I could either head to the ER for a CT scan and figure out what is happening or I could go home, rest and hopefully I start to feel better, knowing that if I developed a fever or the pain did not dissipate, I could go to the hospital tomorrow. Obviously I chose option two.
This is where things went sideways. As the nurse was withdrawing my IV, I did what I always do – I asked her for a copy of the ultrasound report, my blood work and the discharge summary. The nurse proceeded to inform me it was against their policy to give patients copies of their medical records and that if I wanted them, I would need to submit a request to their Medical Records Office.I was taken aback.

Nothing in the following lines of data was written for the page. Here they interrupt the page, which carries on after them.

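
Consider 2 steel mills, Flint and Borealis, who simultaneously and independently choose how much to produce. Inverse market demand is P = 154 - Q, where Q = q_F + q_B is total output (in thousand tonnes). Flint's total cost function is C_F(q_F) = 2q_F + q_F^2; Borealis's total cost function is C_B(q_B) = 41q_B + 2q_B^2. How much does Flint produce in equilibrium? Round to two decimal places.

Flint's profit: π_F = (154 - Q)q_F - (2q_F + q_F²). Setting ∂π_F/∂q_F = 0: 152 - 4q_F - (q_B) = 0.
Borealis's first-order condition: 113 - 6q_B - (q_F) = 0.
So q_F = (152 - q_B)/4 and q_B = (113 - q_F)/6.
Solving the pair: q_F = 799/23, q_B = 300/23.

34.74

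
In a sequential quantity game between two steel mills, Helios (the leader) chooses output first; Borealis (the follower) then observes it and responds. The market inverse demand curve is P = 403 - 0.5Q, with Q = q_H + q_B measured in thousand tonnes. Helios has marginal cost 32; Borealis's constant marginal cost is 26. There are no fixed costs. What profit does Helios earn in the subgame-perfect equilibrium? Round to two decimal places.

Solve by backward induction. Given q_H, the follower Borealis maximises π_B = (403 - (1/2)q_H - (1/2)q_B)q_B - 26q_B.
Follower FOC: 377 - (1/2)q_H - q_B = 0, so q_B(q_H) = (377 - (1/2)q_H).
The leader anticipates this reaction. Substituting into P = 403 - 0.5Q gives P = 429/2 - (1/4)q_H, so π_H = (429/2 - (1/4)q_H)q_H - 32q_H.
Leader FOC: 365/2 - (1/2)q_H = 0, so q_H = 365.
Then q_B = (377 - (1/2)·365) = 389/2.
Price P = 403 - (1/2)·(1119/2) = 493/4.
Helios's profit: (493/4 - 32)·365 = 33306.2500.

33306.25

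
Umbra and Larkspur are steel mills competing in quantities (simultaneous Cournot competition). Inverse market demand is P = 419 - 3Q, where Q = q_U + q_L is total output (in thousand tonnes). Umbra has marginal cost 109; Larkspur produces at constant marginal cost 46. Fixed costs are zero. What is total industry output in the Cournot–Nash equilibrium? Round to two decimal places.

Umbra's profit: π_U = (419 - 3Q)q_U - (109q_U). Setting ∂π_U/∂q_U = 0: 310 - 6q_U - 3(q_L) = 0.
Larkspur's profit: π_L = (419 - 3Q)q_L - (46q_L). Setting ∂π_L/∂q_L = 0: 373 - 6q_L - 3(q_U) = 0.
So q_U = (310 - 3q_L)/6 and q_L = (373 - 3q_U)/6.
Substituting one into the other gives q_U = 247/9 and q_L = 436/9.
Total output Q = 247/9 + 436/9 = 683/9.

75.89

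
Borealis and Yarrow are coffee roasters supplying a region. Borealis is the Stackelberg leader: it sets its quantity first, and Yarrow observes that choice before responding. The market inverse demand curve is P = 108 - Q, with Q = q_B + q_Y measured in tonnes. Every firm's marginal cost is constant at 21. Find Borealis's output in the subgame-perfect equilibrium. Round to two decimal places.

The follower Yarrow best-responds to any q_B: π_Y = (108 - Q)q_Y - 21q_Y.
∂π_Y/∂q_Y = 87 - q_B - 2q_Y = 0 gives the reaction function q_Y = (87 - q_B)/2.
The leader anticipates this reaction. Substituting into P = 108 - Q gives P = 129/2 - (1/2)q_B, so π_B = (129/2 - (1/2)q_B)q_B - 21q_B.
Leader FOC: 87/2 - q_B = 0, so q_B = 87/2.
Then q_Y = (87 - 87/2)/2 = 87/4.

43.50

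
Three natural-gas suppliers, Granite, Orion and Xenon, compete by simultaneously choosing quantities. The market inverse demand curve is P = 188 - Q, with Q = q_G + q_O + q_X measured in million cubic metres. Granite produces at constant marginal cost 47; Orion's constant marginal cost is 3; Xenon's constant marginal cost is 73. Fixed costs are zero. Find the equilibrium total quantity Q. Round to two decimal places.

Granite's profit: π_G = (188 - Q)q_G - (47q_G). Setting ∂π_G/∂q_G = 0: 141 - 2q_G - (q_O + q_X) = 0.
Orion's profit: π_O = (188 - Q)q_O - (3q_O). Setting ∂π_O/∂q_O = 0: 185 - 2q_O - (q_G + q_X) = 0.
Xenon's first-order condition: 115 - 2q_X - (q_G + q_O) = 0.
Adding the 3 first-order conditions: 441 − 4Q = 0, so Q = 441/4.
Back-substituting: q_G = (141 − 441/4) = 123/4, q_O = (185 − 441/4) = 299/4, q_X = (115 − 441/4) = 19/4.
Total output Q = 123/4 + 299/4 + 19/4 = 441/4.

110.25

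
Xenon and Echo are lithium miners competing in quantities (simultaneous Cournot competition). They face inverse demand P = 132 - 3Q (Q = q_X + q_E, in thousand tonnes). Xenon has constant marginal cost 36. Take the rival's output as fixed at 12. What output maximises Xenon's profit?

With the rival's output fixed at 12, Xenon's profit is π_X = (132 - 3·12 - 3q_X)q_X - (36q_X) = (96 - 3q_X)q_X - (36q_X).
∂π_X/∂q_X = 60 - 6q_X = 0, so q_X = 10.

10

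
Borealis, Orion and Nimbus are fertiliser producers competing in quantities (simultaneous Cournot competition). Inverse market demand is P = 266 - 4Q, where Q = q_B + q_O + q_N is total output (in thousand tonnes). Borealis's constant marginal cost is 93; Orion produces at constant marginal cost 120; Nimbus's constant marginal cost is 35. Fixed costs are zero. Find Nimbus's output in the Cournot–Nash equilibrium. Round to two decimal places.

23.38

Borealis's profit: π_B = (266 - 4Q)q_B - (93q_B). Setting ∂π_B/∂q_B = 0: 173 - 8q_B - 4(q_O + q_N) = 0.
Orion's profit: π_O = (266 - 4Q)q_O - (120q_O). Setting ∂π_O/∂q_O = 0: 146 - 8q_O - 4(q_B + q_N) = 0.
Nimbus's profit: π_N = (266 - 4Q)q_N - (35q_N). Setting ∂π_N/∂q_N = 0: 231 - 8q_N - 4(q_B + q_O) = 0.
Adding the 3 conditions: 550 − 8Q − 8Q = 0, i.e. Q = 275/8.
Back-substituting: q_B = (173 − 275/2)/4 = 71/8, q_O = (146 − 275/2)/4 = 17/8, q_N = (231 − 275/2)/4 = 187/8.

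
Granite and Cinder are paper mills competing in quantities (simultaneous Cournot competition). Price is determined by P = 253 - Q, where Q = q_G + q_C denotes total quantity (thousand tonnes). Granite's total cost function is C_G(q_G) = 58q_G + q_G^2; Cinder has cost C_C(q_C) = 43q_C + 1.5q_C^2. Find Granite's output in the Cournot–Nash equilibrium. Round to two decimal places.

Granite's profit: π_G = (253 - Q)q_G - (58q_G + q_G²). Setting ∂π_G/∂q_G = 0: 195 - 4q_G - (q_C) = 0.
Cinder's first-order condition: 210 - 5q_C - (q_G) = 0.
Rearranging gives the reaction functions q_G = (195 - q_C)/4 and q_C = (210 - q_G)/5.
Substituting one into the other gives q_G = 765/19 and q_C = 645/19.

40.26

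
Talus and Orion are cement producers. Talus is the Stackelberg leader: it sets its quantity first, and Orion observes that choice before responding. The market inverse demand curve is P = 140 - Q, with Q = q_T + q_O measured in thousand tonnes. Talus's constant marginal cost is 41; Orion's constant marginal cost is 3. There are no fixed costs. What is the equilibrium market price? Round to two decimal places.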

So I asked again, explaining that if I end up in the ER tomorrow, I will need access to the information. I said this knowing from past experience that the reports would not be sent to my GP within a quick time frame or maybe even at all. Acquiring these records helps to ensure that any treating physician has all the information they need to determine their appropriate course of action. I don’t want to waste my time or the province’s resources duplicating urine samples, blood work and ultrasounds. The nurse also told me that I don’t need a copy of my medical records because every hospital in Ontario has access to the same records system.
My years of navigating the health care system have taught me that this is not correct and kindly asked her again, to which she advised me that their system is used in all hospitals across Ontario.The nurse informed me that any hospital go to has access to my records and finally, that my GP can also call to have the records sent over. I requested they send a copy of the information to my GP and the nurse was non-committal on that happening and again suggested I have my GP call or fax the request.
So, you know what I did next…Kristy Dickinson, founder of Chronically Simple, advocate for patient and caregiver empowerment, fighter for patient rights to their medical records? I left empty handed. I couldn’t help but feel beaten, angry, frustrated and ashamed of myself.
You see, because I have been well managed and am not in need of our hospital system as frequently or urgently in the last few years, I forgot what it’s really like. I cannot imagine what it must be like for someone who is not as well-versed in our healthcare system as I am trying to navigate what their role and responsibilities are as a patient. I forgot how hard this was until I was confronted by it today.
Rest assured that I will come back at this problem with absolutely everything I have. Patients deserve better. Caregivers deserve better. Society has room for growth, as the state of things today needs to improve. Rest assured I will not allow this to happen again. This is what motivates me to be an advocate for patients navigating the healthcare system.